Tomatoes II and Broccoli II:

  1. The exclusion of essentially biological processes for the production of plants in Article 53(b) EPC does not negatively affect the allowability of a product claim directed to plants or plant material such as a fruit.
  2. In particular, the fact that the only method available at the filing date for generating the claimed subject-matter is an essentially biological process for the production of plants disclosed in the patent application does not render a claim directed to plants or plant material, other than a plant variety, unallowable.
  3. In the circumstances, it is of no relevance that the protection conferred by the product claim encompasses the generation of the claimed product by an essentially biological process for the production of plants that is excluded as such under Article 53(b) EPC.

Broccoli II:

2. (a) The fact that the process features of a product-by-process claim directed to plants or plant material, other than a plant variety, define an essentially biological process for the production of plants does not render the claim unallowable.

Prosecution tip

Subject-matter should be claimed as a product or a product-by-process and not as a process, which, in the case of essentially biological processes for the production of plants, remains excluded from patentability.

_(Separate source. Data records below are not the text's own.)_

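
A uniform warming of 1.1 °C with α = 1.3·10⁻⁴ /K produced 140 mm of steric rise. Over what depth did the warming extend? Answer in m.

H ≈ 979 m

H = Δh/(αΔT) = 0.14 / (1.3×10⁻⁴ × 1.1) ≈ 979.0 m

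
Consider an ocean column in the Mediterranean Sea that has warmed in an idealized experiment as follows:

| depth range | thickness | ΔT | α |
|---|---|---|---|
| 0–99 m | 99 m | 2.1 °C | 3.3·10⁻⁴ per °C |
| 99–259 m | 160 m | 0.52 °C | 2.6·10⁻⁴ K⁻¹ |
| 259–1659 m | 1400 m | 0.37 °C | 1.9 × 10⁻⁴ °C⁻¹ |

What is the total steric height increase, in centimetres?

Δh ≈ 18.9 cm

0–99 m: 3.3×10⁻⁴ × 2.1 × 99 = 0.068607 m
Layer 2: 160 × 0.52 × 2.6×10⁻⁴ = 0.021632 m
259–1659 m: 1.9×10⁻⁴ × 0.37 × 1400 = 0.09842 m
Δh = 0.068607 + 0.021632 + 0.09842 = 0.188659 m ≈ 18.9 cm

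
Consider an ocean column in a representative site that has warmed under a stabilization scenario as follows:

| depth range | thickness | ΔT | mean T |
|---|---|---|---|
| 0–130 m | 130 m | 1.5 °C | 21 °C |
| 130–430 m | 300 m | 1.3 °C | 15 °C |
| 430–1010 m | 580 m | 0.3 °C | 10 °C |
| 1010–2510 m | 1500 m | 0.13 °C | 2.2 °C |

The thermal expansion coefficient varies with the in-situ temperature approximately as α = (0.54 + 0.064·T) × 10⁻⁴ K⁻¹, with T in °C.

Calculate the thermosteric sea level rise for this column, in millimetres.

Δh = 129 mm

Layer 1: α = (0.54 + 0.064×21)×10⁻⁴ = 1.884×10⁻⁴ K⁻¹
Layer 2: α = (0.54 + 0.064×15)×10⁻⁴ = 1.5×10⁻⁴ K⁻¹
Layer 3: α = (0.54 + 0.064×10)×10⁻⁴ = 1.18×10⁻⁴ K⁻¹
Layer 4: α = (0.54 + 0.064×2.2)×10⁻⁴ = 0.6808×10⁻⁴ K⁻¹
Layer 1: 1.5 × 1.884×10⁻⁴ × 130 = 0.036738 m
130–430 m: 1.3 × 300 × 1.5×10⁻⁴ = 0.05850 m
430–1010 m: 580 × 0.3 × 1.18×10⁻⁴ = 0.020532 m
Layer 4: 1500 × 0.13 × 0.6808×10⁻⁴ = 0.0132756 m
Δh = 0.036738 + 0.05850 + 0.020532 + 0.0132756 = 0.1290456 m ≈ 129 mm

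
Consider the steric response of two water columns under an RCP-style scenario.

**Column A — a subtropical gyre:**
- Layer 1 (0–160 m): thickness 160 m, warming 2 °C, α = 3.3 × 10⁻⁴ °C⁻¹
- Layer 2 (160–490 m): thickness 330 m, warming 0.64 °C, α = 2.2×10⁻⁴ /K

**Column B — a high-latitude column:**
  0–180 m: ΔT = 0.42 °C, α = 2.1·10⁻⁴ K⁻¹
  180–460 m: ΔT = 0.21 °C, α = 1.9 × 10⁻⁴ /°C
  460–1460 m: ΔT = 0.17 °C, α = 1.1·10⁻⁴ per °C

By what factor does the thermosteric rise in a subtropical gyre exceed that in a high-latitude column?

≈ 3.32×

A Layer 1: 2 × 3.3×10⁻⁴ × 160 = 0.10560 m
A Layer 2: 0.64 × 2.2×10⁻⁴ × 330 = 0.046464 m
A total: 0.152064 m
B Layer 1: 2.1×10⁻⁴ × 180 × 0.42 = 0.015876 m
B Layer 2: 1.9×10⁻⁴ × 280 × 0.21 = 0.011172 m
B Layer 3: 0.17 × 1.1×10⁻⁴ × 1000 = 0.01870 m
B total: 0.045748 m
Ratio: 0.152064 / 0.045748 ≈ 3.324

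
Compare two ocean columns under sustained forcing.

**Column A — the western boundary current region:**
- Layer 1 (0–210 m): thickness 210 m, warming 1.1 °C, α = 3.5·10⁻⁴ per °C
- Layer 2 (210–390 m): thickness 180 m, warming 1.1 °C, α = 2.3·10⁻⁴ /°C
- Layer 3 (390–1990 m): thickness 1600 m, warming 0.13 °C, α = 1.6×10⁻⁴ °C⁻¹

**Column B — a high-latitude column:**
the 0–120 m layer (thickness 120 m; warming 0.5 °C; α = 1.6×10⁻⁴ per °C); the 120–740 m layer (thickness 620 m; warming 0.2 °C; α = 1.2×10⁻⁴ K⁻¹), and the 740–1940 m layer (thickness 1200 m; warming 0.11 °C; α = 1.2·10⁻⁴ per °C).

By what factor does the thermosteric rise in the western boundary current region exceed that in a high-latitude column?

4.0

A 210 × 3.5×10⁻⁴ × 1.1 = 0.08085 m
A 210–390 m: 180 × 2.3×10⁻⁴ × 1.1 = 0.04554 m
A 0.13 × 1.6×10⁻⁴ × 1600 = 0.03328 m
A total: 0.15967 m
B Layer 1: 120 × 1.6×10⁻⁴ × 0.5 = 0.00960 m
B 120–740 m: 0.2 × 620 × 1.2×10⁻⁴ = 0.01488 m
B 740–1940 m: 1200 × 0.11 × 1.2×10⁻⁴ = 0.01584 m
B total: 0.04032 m
Ratio: 0.15967 / 0.04032 ≈ 3.960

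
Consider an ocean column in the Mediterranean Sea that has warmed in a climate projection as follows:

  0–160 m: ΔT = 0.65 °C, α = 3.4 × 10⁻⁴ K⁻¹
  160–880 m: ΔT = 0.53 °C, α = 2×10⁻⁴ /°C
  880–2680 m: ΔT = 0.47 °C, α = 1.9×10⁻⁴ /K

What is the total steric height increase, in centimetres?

Δh ≈ 27.2 cm

Layer 1: 160 × 3.4×10⁻⁴ × 0.65 = 0.03536 m
160–880 m: 720 × 2×10⁻⁴ × 0.53 = 0.07632 m
880–2680 m: 1.9×10⁻⁴ × 0.47 × 1800 = 0.16074 m
Δh = 0.03536 + 0.07632 + 0.16074 = 0.27242 m ≈ 27.2 cm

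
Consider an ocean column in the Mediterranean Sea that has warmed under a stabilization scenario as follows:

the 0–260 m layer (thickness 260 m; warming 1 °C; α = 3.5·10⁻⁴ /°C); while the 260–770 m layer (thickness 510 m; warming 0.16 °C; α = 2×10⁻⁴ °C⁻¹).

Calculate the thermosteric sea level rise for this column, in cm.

10.7 cm

1 × 3.5×10⁻⁴ × 260 = 0.09100 m
Layer 2: 2×10⁻⁴ × 510 × 0.16 = 0.01632 m
Δh = 0.09100 + 0.01632 = 0.10732 m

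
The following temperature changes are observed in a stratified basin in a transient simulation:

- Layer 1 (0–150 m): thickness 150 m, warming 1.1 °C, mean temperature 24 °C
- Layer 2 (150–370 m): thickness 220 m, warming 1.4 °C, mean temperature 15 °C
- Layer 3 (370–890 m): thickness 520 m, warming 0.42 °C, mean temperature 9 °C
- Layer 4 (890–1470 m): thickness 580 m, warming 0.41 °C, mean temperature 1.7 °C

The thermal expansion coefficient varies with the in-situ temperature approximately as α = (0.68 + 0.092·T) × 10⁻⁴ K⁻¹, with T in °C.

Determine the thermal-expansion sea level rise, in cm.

Layer 1: α = (0.68 + 0.092×24)×10⁻⁴ = 2.888×10⁻⁴ K⁻¹
Layer 2: α = (0.68 + 0.092×15)×10⁻⁴ = 2.06×10⁻⁴ K⁻¹
Layer 3: α = (0.68 + 0.092×9)×10⁻⁴ = 1.508×10⁻⁴ K⁻¹
Layer 4: α = (0.68 + 0.092×1.7)×10⁻⁴ = 0.8364×10⁻⁴ K⁻¹
0–150 m: 1.1 × 2.888×10⁻⁴ × 150 = 0.047652 m
Layer 2: 1.4 × 220 × 2.06×10⁻⁴ = 0.063448 m
0.42 × 1.508×10⁻⁴ × 520 = 0.03293472 m
580 × 0.8364×10⁻⁴ × 0.41 = 0.019889592 m
Δh = 0.047652 + 0.063448 + 0.03293472 + 0.019889592 = 0.163924312 m ≈ 16 cm

about 16 cm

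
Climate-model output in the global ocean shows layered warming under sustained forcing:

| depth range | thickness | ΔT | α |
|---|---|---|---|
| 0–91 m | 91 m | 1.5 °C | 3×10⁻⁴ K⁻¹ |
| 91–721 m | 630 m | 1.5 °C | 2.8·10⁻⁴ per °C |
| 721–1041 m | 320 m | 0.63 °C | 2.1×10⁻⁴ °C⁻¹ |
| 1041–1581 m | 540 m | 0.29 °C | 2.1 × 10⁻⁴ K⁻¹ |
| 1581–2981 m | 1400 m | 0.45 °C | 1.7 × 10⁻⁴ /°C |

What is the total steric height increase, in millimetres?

0–91 m: 1.5 × 3×10⁻⁴ × 91 = 0.04095 m
630 × 1.5 × 2.8×10⁻⁴ = 0.26460 m
721–1041 m: 0.63 × 2.1×10⁻⁴ × 320 = 0.042336 m
2.1×10⁻⁴ × 0.29 × 540 = 0.032886 m
0.45 × 1400 × 1.7×10⁻⁴ = 0.10710 m
Δh = 0.04095 + 0.26460 + 0.042336 + 0.032886 + 0.10710 = 0.487872 m

about 490 mm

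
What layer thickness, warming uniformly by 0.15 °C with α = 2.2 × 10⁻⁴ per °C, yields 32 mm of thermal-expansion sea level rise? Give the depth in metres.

about 970 m

H = Δh/(αΔT) = 0.032 / (2.2×10⁻⁴ × 0.15) ≈ 969.7 m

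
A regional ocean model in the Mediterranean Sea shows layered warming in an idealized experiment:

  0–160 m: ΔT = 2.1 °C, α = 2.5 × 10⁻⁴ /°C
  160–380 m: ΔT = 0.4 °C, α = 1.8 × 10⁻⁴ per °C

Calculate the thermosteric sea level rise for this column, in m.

Layer 1: 160 × 2.1 × 2.5×10⁻⁴ = 0.08400 m
160–380 m: 220 × 1.8×10⁻⁴ × 0.4 = 0.01584 m
Δh = 0.08400 + 0.01584 = 0.09984 m

Δh ≈ 0.10 m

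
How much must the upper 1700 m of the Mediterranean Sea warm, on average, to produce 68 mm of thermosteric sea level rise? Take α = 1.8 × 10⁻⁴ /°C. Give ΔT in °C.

ΔT = Δh/(αH) = 0.068 / (1.8×10⁻⁴ × 1700) ≈ 0.2222 °C

about 0.222 °C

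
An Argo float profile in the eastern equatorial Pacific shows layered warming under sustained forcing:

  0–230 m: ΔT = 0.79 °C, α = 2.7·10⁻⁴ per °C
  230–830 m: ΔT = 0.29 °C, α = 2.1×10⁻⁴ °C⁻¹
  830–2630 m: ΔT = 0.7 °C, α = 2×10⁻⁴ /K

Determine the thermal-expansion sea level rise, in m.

Layer 1: 2.7×10⁻⁴ × 230 × 0.79 = 0.049059 m
0.29 × 2.1×10⁻⁴ × 600 = 0.03654 m
830–2630 m: 2×10⁻⁴ × 0.7 × 1800 = 0.25200 m
Δh = 0.049059 + 0.03654 + 0.25200 = 0.337599 m

Δh ≈ 0.338 m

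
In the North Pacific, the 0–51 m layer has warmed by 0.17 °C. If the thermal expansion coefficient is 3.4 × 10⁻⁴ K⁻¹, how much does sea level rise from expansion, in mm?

Δh = αΔT·H = 3.4×10⁻⁴ × 0.17 × 51 = 0.0029478 m

about 2.95 mm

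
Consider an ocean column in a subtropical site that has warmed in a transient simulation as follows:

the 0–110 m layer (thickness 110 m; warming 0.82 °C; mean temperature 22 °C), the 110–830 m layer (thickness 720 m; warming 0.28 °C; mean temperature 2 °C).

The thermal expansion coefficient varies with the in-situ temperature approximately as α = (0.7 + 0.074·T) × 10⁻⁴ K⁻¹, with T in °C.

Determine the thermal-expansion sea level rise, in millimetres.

Δh ≈ 38.1 mm

Layer 1: α = (0.7 + 0.074×22)×10⁻⁴ = 2.328×10⁻⁴ K⁻¹
Layer 2: α = (0.7 + 0.074×2)×10⁻⁴ = 0.848×10⁻⁴ K⁻¹
Layer 1: 110 × 2.328×10⁻⁴ × 0.82 = 0.02099856 m
0.28 × 0.848×10⁻⁴ × 720 = 0.01709568 m
Δh = 0.02099856 + 0.01709568 = 0.03809424 m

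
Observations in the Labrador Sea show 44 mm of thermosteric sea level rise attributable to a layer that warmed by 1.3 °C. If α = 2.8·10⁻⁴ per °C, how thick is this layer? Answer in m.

H = Δh/(αΔT) = 0.044 / (2.8×10⁻⁴ × 1.3) ≈ 120.9 m

about 121 m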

Even if the product, i.e. the plant or plant material such as a fruit or plant parts, can only be obtained by essentially biological processes with no other methods either disclosed in the patent application or otherwise known, the process exclusion in Article 53(b) EPC does not extend to product claims and product-by-process claims.

Conclusion

The prosecution of plant patents at the EPO can now resume with these various issues put to bed!